Posted by: LovelyAnomaly | May 13, 2009

Operating a business of pearly white lies

You know those commercials from dentists and orthodontists?  I know you’ve seen them.  It’s the dentist/ortho sitting in a big leather chair, promising us all that they’ll give us “something to smile about” if we use their services.

Yep. You know.  Those commercials.


Somebody oughta put in a complaint with the Better Business Bureau.  Because all of these commercials fail to mention the months of pain and agony before your teeth finally align correctly.  They don’t warn you about the extreme awkwardness of having to take out your retainer in front of everyone in the lunch room before you can eat your meal.  They don’t advertise the lisp that you’ll have; that you’ll no longer be able to correctly pronounce your S’s.  Schexy, right?

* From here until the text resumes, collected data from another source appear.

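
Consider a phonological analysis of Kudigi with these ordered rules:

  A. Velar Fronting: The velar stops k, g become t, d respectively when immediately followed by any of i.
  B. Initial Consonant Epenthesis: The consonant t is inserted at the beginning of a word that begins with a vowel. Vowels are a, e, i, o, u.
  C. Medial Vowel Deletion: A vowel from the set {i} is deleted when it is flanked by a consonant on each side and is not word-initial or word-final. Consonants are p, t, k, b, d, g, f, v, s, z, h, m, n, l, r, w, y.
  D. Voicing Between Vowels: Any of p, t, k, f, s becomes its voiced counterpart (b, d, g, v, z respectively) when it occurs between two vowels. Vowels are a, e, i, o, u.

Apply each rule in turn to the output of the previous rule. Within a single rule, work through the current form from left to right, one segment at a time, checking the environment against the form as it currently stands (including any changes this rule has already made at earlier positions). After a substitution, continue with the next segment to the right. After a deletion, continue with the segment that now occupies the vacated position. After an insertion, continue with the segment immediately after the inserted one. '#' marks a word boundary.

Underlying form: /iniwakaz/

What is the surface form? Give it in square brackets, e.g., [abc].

A Velar Fronting: no change — [iniwakaz]
B Initial Consonant Epenthesis: [iniwakaz] → [tiniwakaz]
C Medial Vowel Deletion: [tiniwakaz] → [tnwakaz]
D Voicing Between Vowels: [tnwakaz] → [tnwagaz]

[tnwagaz]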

The only reason they’ve obviously gotten away with this for so long is that they mostly cater to poor, naïve teenagers.  But I won’t fall for it!  Because this pain is NOT giving me something to smile about.

Dentists and orthodontists of the world – You’ve been warned.


  1. Another problem:
    Even if you have nice teeth that doesn’t mean you’ll have something to smile about. What if you’re depressed, or someone you love died, or you lose your job? Will you really be smiling just because your teeth are straight? I think not.

    Also: “About” is a preposition. They really should say, “something about which to smile.” Both false advertising and a blatant misuse of the English language.

  2. haha, schexy. you might sound german?